“Mommy, I’m hungry.”
No one will expect you to be sunny and happy at all moments, throwing balls and singing rhymes and reading books.
“Mommy, play with me, pleeeaaase?”
No one will stand in a crib and cry for you at midnight when perfectly normal people are sleeping in their warm beds with their warm arms tucked under their warm blankets.
You will not have to measure your tears, your reactions, the tenure of your voice. You do not have to carefully paint every reaction under watchful eyes. You will not have to face the tender spots that their needs brush up against.
You can let your loss, whatever loss that be, be. It can dance around your apartment, frenzied, shouting, “Clean, organize, throw out! Do what you must to find order!”

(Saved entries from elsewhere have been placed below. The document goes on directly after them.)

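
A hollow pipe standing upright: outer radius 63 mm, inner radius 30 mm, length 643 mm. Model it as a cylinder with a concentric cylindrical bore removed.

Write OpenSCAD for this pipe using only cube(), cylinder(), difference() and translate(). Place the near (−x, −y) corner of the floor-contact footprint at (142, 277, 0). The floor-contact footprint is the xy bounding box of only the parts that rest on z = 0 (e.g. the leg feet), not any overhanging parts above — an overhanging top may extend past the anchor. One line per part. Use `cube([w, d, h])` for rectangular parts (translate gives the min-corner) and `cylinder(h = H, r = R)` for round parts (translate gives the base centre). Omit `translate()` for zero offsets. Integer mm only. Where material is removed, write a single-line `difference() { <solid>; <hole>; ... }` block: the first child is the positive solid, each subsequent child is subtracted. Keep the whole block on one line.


difference() { translate([205, 340, 0]) cylinder(h = 643, r = 63); translate([205, 340, 0]) cylinder(h = 643, r = 30); }


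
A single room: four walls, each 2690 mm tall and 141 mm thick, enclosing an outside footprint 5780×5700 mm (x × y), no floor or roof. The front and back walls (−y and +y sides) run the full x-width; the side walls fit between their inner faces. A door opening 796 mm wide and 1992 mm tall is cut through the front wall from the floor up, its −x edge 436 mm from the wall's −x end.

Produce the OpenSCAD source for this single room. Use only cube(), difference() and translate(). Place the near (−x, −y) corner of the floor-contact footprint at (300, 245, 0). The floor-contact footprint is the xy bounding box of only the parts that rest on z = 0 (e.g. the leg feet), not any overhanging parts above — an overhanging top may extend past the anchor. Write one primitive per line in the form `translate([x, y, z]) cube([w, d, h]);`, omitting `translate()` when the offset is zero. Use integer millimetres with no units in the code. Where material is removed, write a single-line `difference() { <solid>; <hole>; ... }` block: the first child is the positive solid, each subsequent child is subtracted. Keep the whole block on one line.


difference() { translate([300, 245, 0]) cube([5780, 141, 2690]); translate([736, 245, 0]) cube([796, 141, 1992]); }
translate([300, 5804, 0]) cube([5780, 141, 2690]);
translate([300, 386, 0]) cube([141, 5418, 2690]);
translate([5939, 386, 0]) cube([141, 5418, 2690]);


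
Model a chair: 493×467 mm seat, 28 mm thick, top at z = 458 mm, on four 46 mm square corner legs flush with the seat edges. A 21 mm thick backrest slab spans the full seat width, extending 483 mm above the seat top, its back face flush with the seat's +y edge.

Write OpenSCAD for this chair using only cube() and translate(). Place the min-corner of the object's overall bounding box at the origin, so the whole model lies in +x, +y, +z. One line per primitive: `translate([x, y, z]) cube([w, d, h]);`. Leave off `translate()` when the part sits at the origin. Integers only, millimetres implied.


translate([0, 0, 430]) cube([493, 467, 28]);
cube([46, 46, 430]);
translate([447, 0, 0]) cube([46, 46, 430]);
translate([0, 421, 0]) cube([46, 46, 430]);
translate([447, 421, 0]) cube([46, 46, 430]);
translate([0, 446, 458]) cube([493, 21, 483]);


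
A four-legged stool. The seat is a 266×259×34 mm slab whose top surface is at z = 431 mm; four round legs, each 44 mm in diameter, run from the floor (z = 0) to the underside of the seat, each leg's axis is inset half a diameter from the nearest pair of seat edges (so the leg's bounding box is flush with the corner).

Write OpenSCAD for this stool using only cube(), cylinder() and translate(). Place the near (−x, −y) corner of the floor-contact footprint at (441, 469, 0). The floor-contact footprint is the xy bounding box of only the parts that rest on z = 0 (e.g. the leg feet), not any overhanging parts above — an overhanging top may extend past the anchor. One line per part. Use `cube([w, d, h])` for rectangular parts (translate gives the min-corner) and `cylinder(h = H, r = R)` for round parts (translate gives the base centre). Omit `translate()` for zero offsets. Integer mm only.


translate([441, 469, 397]) cube([266, 259, 34]);
translate([463, 491, 0]) cylinder(h = 397, r = 22);
translate([685, 491, 0]) cylinder(h = 397, r = 22);
translate([463, 706, 0]) cylinder(h = 397, r = 22);
translate([685, 706, 0]) cylinder(h = 397, r = 22);


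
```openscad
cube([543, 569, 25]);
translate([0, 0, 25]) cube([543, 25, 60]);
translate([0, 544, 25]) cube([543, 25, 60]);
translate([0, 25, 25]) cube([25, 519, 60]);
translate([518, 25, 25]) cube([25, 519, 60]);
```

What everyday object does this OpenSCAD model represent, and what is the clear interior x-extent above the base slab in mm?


An open box. The internal width is 493 mm.

A 543×569 base slab with four walls standing on it — an open box. The base is 543 mm wide and the walls are 25 mm thick, so the internal width is 543 − 2 × 25 = 493 mm.


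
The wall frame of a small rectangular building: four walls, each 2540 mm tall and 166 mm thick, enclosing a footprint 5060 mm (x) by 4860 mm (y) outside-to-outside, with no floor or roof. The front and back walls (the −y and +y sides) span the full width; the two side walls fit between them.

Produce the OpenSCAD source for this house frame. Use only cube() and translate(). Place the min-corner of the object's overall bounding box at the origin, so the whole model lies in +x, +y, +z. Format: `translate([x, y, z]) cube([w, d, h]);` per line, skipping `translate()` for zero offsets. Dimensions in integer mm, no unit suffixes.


cube([5060, 166, 2540]);
translate([0, 4694, 0]) cube([5060, 166, 2540]);
translate([0, 166, 0]) cube([166, 4528, 2540]);
translate([4894, 166, 0]) cube([166, 4528, 2540]);


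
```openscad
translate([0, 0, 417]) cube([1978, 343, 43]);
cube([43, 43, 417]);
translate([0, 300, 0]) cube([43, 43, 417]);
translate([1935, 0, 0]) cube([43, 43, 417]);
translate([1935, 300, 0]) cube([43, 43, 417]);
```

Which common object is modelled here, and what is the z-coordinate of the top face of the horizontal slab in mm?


A bench. The seat-top height is 460 mm.

A long slab on four corner posts — a bench. The slab sits at z = 417 with thickness 43, so the top is 417 + 43 = 460 mm.


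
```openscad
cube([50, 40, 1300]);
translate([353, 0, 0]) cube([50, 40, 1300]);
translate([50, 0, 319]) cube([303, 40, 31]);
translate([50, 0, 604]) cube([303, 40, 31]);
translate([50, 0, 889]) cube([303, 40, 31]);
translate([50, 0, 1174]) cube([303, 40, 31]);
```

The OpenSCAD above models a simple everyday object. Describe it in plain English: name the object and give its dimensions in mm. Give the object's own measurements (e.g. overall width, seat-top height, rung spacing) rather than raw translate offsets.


A straight ladder. Two 50×40 mm vertical rails, 1300 mm tall, stand 403 mm apart (outside-to-outside) with their front faces coplanar on the −y side. 4 rungs, each 40 mm deep and 31 mm tall, span between the inner faces of the rails, front faces flush with the rails. The lowest rung's underside is at z = 319 mm and rungs are spaced 285 mm apart (underside to underside).


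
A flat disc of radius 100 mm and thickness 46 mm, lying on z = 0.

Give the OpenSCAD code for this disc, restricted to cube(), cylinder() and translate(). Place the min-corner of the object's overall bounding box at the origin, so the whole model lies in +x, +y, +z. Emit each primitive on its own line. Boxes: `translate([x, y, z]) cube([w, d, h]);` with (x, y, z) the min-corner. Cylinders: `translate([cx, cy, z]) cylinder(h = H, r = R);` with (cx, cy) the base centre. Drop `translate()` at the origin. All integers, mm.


translate([100, 100, 0]) cylinder(h = 46, r = 100);


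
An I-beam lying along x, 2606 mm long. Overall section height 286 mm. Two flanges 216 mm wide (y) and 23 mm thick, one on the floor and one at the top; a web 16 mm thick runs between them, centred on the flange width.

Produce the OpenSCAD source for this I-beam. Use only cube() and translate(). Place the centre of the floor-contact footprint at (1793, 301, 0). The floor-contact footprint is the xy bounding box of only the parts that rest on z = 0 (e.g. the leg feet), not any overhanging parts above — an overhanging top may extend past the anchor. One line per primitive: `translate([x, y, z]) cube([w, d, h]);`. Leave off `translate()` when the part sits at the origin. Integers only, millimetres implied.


translate([490, 193, 0]) cube([2606, 216, 23]);
translate([490, 293, 23]) cube([2606, 16, 240]);
translate([490, 193, 263]) cube([2606, 216, 23]);


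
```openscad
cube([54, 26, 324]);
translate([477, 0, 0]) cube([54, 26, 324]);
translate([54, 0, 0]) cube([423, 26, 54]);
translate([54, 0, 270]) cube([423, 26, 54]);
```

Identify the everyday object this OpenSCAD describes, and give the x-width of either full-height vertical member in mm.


A picture frame. The border width is 54 mm.

Four thin pieces enclosing a rectangular opening — a picture frame. The two full-height stiles are 324 mm tall; the top rail sits at z = 270 and is 54 mm tall, so the border above the opening is 324 − 270 = 54 mm, matching the stile x-width.


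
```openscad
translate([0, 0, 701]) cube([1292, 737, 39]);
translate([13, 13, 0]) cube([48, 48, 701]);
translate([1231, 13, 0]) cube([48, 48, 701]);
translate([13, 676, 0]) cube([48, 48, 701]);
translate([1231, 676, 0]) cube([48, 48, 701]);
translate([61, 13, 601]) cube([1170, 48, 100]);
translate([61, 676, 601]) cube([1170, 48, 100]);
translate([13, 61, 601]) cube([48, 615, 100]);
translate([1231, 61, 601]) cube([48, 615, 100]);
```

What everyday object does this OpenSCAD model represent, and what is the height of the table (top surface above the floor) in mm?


A table. The table height is 740 mm.

A 1292×737×39 slab sits at z = 701 on four 48 mm square posts — a table. The top surface is at 701 + 39 = 740 mm.


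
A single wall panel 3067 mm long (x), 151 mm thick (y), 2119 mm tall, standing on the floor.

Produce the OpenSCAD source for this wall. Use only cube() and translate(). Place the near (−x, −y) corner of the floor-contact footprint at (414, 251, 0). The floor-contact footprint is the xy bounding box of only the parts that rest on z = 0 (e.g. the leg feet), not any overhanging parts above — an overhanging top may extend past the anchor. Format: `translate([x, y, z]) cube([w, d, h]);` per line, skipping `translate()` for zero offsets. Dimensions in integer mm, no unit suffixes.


translate([414, 251, 0]) cube([3067, 151, 2119]);


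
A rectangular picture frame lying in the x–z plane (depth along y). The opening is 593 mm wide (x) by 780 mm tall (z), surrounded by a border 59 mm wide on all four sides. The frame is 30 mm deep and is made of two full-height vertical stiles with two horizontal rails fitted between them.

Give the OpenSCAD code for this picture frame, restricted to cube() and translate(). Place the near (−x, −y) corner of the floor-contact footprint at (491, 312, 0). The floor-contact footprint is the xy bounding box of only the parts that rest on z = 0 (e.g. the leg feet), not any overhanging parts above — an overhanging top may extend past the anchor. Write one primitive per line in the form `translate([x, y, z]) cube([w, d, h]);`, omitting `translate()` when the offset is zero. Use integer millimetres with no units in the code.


translate([491, 312, 0]) cube([59, 30, 898]);
translate([1143, 312, 0]) cube([59, 30, 898]);
translate([550, 312, 0]) cube([593, 30, 59]);
translate([550, 312, 839]) cube([593, 30, 59]);


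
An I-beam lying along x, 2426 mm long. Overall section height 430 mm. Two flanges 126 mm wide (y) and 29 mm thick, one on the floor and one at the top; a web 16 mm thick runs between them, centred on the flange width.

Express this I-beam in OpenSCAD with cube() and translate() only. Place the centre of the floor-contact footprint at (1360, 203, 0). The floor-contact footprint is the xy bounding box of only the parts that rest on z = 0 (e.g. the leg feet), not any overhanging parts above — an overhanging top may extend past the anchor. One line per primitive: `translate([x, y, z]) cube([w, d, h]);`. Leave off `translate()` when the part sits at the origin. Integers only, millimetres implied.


translate([147, 140, 0]) cube([2426, 126, 29]);
translate([147, 195, 29]) cube([2426, 16, 372]);
translate([147, 140, 401]) cube([2426, 126, 29]);


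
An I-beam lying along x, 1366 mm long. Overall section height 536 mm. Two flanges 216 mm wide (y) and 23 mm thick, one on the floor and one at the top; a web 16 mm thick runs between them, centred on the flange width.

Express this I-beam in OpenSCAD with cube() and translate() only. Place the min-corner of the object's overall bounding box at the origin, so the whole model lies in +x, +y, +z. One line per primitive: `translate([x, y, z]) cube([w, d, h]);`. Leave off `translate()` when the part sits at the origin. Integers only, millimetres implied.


cube([1366, 216, 23]);
translate([0, 100, 23]) cube([1366, 16, 490]);
translate([0, 0, 513]) cube([1366, 216, 23]);


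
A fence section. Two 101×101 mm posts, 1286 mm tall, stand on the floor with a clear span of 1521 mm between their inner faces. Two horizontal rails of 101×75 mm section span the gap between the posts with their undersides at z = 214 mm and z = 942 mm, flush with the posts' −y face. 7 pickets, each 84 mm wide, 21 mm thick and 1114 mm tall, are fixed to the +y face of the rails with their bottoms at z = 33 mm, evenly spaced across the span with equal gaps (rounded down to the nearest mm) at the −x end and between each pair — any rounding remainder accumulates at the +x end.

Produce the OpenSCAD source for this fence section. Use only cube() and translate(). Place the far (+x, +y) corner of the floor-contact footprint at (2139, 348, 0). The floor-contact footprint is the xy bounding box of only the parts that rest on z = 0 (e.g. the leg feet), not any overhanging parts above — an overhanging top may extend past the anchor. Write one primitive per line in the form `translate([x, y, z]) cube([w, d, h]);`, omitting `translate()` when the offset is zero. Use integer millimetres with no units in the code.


translate([416, 247, 0]) cube([101, 101, 1286]);
translate([2038, 247, 0]) cube([101, 101, 1286]);
translate([517, 247, 214]) cube([1521, 101, 75]);
translate([517, 247, 942]) cube([1521, 101, 75]);
translate([633, 348, 33]) cube([84, 21, 1114]);
translate([833, 348, 33]) cube([84, 21, 1114]);
translate([1033, 348, 33]) cube([84, 21, 1114]);
translate([1233, 348, 33]) cube([84, 21, 1114]);
translate([1433, 348, 33]) cube([84, 21, 1114]);
translate([1633, 348, 33]) cube([84, 21, 1114]);
translate([1833, 348, 33]) cube([84, 21, 1114]);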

It can sing you lullabies. “Sleep. Sleep a little longer, Broken One. Sleep.”
It can make you eat or create or hibernate. It can make you numb. Loss can have its free rein.
Instead you think about sending your child to the moon. Partially because he’d have fun but mostly because when you combine a trip to Cape Canaveral, a few days for orientation plus the actual round trip, it sounds like a long voyage.
And then I think… how do people grieve without children?
How do you hold on to earth if not by holding tightly to a warm little body in the middle of the night. How do you put your world back together if not one puzzle piece at a time, cross-legged on the teal shag carpet in the afternoon sunshine.
You could forget to eat. Mommy feed me.
You might not stop eating. Mommy, who ate all the Goldfish??
You may quite possibly stay in bed forever, if not for the blast of cold and the tug-tugging.
You might forget to laugh or be compassionate. You may give up entirely on hugging people for their sake and not yours.
Children remind you that loss hurts only because you are living. And living is worth every lost thing’s weight in tears. Especially when it is done together.